Neil Katz at CBSNews.com has a new question: "Transgender surgery: should your company pay for it?" Those who would say "No" and resist the latest PC push at major corporations are nowhere to be found by CBS or the AP:
While millions of Americans are grappling with employer-provided health insurance that covers less and costs more, one surprising group is benefiting as of late - transgendered people.
That's according to an Associated Press report [by Lisa Leff] which found that big name companies like Coca-Cola, Campbell Soup and Walt Disney [!] have expanded their insurance coverage to meet the needs of transgender workers.
All told, there are 85 large businesses and law firms that cover the cost of at least one surgery, according to a 2010 survey by the Human Rights Campaign, the nation's largest gay rights group.
Not only did CBS and AP fail to question the morality or wisdom of "sex reassignment surgery," they also avoided the economics of pressuring corporations to add this surgery to their coverage plans. How long before other employees start saying "I was born in the body of someone who needs a nose job?"
Leff's report is an amazing 1100 words of promotional copy, without one discouraging word. The Katz piece is illustrated by an AP photo of Gina Duncan, a transgendered employee at Wells Fargo, "where her sex reassignment surgery was covered by health insurance." He continued:
The trend follows a concerted push by transgender rights advocates to get employers and insurers to see sex reassignment the way the American Medical Association does - as a medically indicated rather than an optional procedure for people diagnosed with gender identity disorder.
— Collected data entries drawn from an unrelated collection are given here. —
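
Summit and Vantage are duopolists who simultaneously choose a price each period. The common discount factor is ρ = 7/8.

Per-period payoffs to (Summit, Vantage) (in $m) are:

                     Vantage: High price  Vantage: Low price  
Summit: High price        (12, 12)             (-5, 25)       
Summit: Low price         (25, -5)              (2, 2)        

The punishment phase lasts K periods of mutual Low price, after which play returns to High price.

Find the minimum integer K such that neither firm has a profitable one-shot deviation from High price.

No profitable deviation requires (12−2)(ρ+…+ρ^K) ≥ 25−12, i.e. ρ+…+ρ^K ≥ 13/10 ≈ 1.3000.
With ρ = 7/8, the partial sums are K=1: 0.8750, K=2: 1.6406.
K = 2 is the first length at which the sum reaches 1.3000.

2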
In order to transition from one gender to another, patients may need some combination of hormone treatments, breast augmentation, plastic surgery to remove or reconstruct genitals and facial reconstruction. People suffering from gender identity disorder are at a very high risk for suicide.
Some businesses see covering the cost of transgender surgery as not only an important human resources statement, but good business sense. They want to retain valuable employees and are keen to keep a 100 percent rating on the Corporate Equality Index, a measure graded by the Human Rights Campaign.
The next index comes out in fall and in order to keep a pristine rank [with HRC], companies will have to offer at least one insurance plan that covers at least $75,000 worth of surgery and other treatments recommended by a patient's doctor.
Perhaps the most amazing part of the AP story is comparing the sexual mutilation surgery to appendix removal:
"We understand people simply get appendicitis, and it is something our community deals with through insurance," said Andre Wilson, who counsels companies on transgender issues as a senior consultant with San Francisco-based Jamison Green & Associates. "That's what we need to understand about transsexualism. Not everybody will be diagnosed with Gender Identity Disorder, and in fact, few people will be. But the people who are diagnosed with it really need treatment."